Tenet Healthcare Corporation (THC - Free Report) has been gaining momentum on the back of its buyouts and divestitures along with restructuring initiatives.
Year to date, shares of this Zacks Rank #3 (Hold) company have skyrocketed 117.1% compared with its industry's 18.1% rally.
What’s Driving the Stock?
Tenet Healthcare boasts a solid inorganic growth story. The company made several buyouts and alliances, aimed at boosting its scale of business and operating capacity plus enhancing its geographical presence. Several partnerships with industry giants like with Blue Cross Blue Shield of Texas, Cigna, Aetna, UnitedHealth and Humana deserve mention.
In the first nine months of 2019, the company purchased controlling interests in two multi-specialty surgery centers in Virginia, multi-specialty surgery centers in Florida, Tennessee and Colorado and a single-specialty endoscopy center in Florida, etc.
Tenet Healthcare also firms up focus on selling its non-core and unprofitable business units to repay debts and maintain financial liquidity. A number of divestitures made in the past three years streamlined its operations and generated funds to pay down debt. In the first quarter of 2019, the company sold three hospitals in the Chicago area.
It will complete the spin-off of its Conifer business as an independent publicly traded company, which is expected to close by the end of 2021. The deal would likely reduce its debt burden by using the transaction proceeds.
The company’s cost-reduction initiatives helped it lower its targeted expenses in 2018. Its cost-management program comprised primarily headcount reductions and the renegotiation of contracts with suppliers and vendors. Total operating expenses were almost unchanged in the first nine months of 2019.
Tenet Healthcare also made restructuring efforts, on the back of which debt level dipped 1% year over year in 2018. Although long-term debt inched up marginally in the first nine months of 2019, interest expenses slid 2.1% year over year. Given its reorganizing plans, we expect the company to lower its debt level further.

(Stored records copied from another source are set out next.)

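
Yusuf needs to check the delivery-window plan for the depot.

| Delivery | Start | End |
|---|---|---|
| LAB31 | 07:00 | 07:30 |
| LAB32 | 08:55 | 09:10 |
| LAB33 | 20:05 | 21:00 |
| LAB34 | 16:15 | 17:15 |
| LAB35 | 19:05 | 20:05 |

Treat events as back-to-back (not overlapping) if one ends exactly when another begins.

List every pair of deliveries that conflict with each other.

Sorted by start: LAB31, LAB32, LAB34, LAB35, LAB33.
LAB32 starts after LAB31 ends — done with LAB31.
LAB34 starts after LAB32 ends — done with LAB32.
LAB35 starts after LAB34 ends — done with LAB34.
LAB33 starts exactly when LAB35 ends (back-to-back, no overlap).

none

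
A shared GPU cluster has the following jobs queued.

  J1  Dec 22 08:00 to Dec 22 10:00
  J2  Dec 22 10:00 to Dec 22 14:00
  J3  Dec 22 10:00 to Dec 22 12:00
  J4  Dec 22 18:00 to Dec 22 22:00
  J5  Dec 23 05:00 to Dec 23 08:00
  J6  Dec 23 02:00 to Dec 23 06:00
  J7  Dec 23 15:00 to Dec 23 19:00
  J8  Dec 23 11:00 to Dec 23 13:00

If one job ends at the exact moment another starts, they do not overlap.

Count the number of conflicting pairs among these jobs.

2

Sorted by start: J1, J2, J3, J4, J6, J5, J8, J7.
J2 starts exactly when J1 ends (back-to-back, no overlap); J1 is clear from here.
J3 starts before J2 ends → J2 and J3 overlap.
J4 starts after J2 ends; J2 is clear from here.
J4 starts after J3 ends; J3 is clear from here.
J6 starts after J4 ends; J4 is clear from here.
J5 starts before J6 ends → J6 and J5 overlap.
J8 starts after J6 ends; J6 is clear from here.
J8 starts after J5 ends; J5 is clear from here.
J7 starts after J8 ends.
Overlapping pairs: J2 & J3, J5 & J6 — 2 in total.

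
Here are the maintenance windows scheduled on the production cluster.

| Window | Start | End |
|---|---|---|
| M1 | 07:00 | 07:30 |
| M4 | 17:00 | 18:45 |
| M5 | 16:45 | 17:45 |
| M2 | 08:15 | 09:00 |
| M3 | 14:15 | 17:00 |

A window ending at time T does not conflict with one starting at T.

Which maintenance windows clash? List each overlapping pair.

Check each pair: they overlap iff neither finishes before the other starts.
Sorted by start: M1, M2, M3, M5, M4.
M2 starts after M1 ends — done with M1.
M3 starts after M2 ends — done with M2.
M5 starts before M3 ends → M3 and M5 overlap.
M4 starts exactly when M3 ends (back-to-back, no overlap).
M4 starts before M5 ends → M5 and M4 overlap.

M3 & M5, M4 & M5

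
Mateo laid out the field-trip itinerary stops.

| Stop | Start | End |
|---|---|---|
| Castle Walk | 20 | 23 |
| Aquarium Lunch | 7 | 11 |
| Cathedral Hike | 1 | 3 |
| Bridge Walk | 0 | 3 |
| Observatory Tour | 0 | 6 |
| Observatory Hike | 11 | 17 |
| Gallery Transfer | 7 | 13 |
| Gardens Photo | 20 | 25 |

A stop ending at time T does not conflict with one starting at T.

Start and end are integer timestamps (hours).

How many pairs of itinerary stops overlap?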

Following third-quarter 2019 results, the company updated its 2019 outlook. It now expects adjusted earnings per share between $2.25 and $2.91, the mid-point suggesting a 148% surge from the reported figure of 2018. Adjusted EBITDA is estimated between $2.650 billion and $2.750 billion, the mid-point implying an increase of 5.5% from the 2018 reported figure. For 2019, the company expects revenues in the $18.35-$18.55 billion band, the mid-point indicating a 0.7% uptick from the 2018 figure.
Is Further Upside Left?
We expect the company to witness a consistent price surge on the back of its solid fundamentals, such as divestitures and restructuring plans.
Its long-term growth rate stands at 18.8%, above the industry average of 12.1%.

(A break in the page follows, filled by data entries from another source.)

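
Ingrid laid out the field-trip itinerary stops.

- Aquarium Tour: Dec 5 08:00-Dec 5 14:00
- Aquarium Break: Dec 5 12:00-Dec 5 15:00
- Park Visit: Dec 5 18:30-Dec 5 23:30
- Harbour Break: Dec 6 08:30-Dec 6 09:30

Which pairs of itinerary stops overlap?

Sorted by start: Aquarium Tour, Aquarium Break, Park Visit, Harbour Break.
Aquarium Break starts before Aquarium Tour ends → Aquarium Tour and Aquarium Break overlap.
Park Visit starts after Aquarium Tour ends — done with Aquarium Tour.
Park Visit starts after Aquarium Break ends — done with Aquarium Break.
Harbour Break starts after Park Visit ends.

Aquarium Break & Aquarium Tour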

The company has witnessed its 2019 estimates move 1.5% north over the past seven days.
Stocks to Consider
Investors interested in the medical sector might consider some better-ranked stocks like Select Medical Holdings Corporation (SEM - Free Report) , WellCare Health Plans, Inc. and Genesis Healthcare, Inc. (GEN - Free Report) . You can see the complete list of today’s Zacks #1 Rank (Strong Buy) stocks here.

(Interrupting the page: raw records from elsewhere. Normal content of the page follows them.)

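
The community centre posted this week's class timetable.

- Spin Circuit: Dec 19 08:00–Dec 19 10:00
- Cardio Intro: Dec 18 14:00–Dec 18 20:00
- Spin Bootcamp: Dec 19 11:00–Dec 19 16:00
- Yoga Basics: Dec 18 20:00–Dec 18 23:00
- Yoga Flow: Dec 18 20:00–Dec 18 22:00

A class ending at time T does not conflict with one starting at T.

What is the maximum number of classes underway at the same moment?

2

Sweep the timeline, counting +1 at each start and −1 at each end (ends before starts at a tie):
Dec 18 14:00 start Cardio Intro → 1
Dec 18 20:00 end Cardio Intro → 0
Dec 18 20:00 start Yoga Basics → 1
Dec 18 20:00 start Yoga Flow → 2
Dec 18 22:00 end Yoga Flow → 1
Dec 18 23:00 end Yoga Basics → 0
Dec 19 08:00 start Spin Circuit → 1
Dec 19 10:00 end Spin Circuit → 0
Dec 19 11:00 start Spin Bootcamp → 1
Dec 19 16:00 end Spin Bootcamp → 0
Peak is 2, at Dec 18 20:00 (Yoga Basics, Yoga Flow).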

Select Medical Holdings operates critical illness recovery hospitals, rehabilitation hospitals, outpatient rehabilitation clinics and occupational health centers. In the trailing four quarters, the company’s average beat was 11.07%. The stock sports a Zacks Rank #1.
WellCare Health offers managed care services to government-sponsored health care programs. The company pulled off average positive surprise of 17.32% in the preceding four quarters. It carries a Zacks Rank #2 (Buy).
Genesis Healthcare operates skilled nursing facilities and assisted/senior living homes. In the last four quarters, the company delivered average beat of 80.96%. It has a Zacks Rank of 1.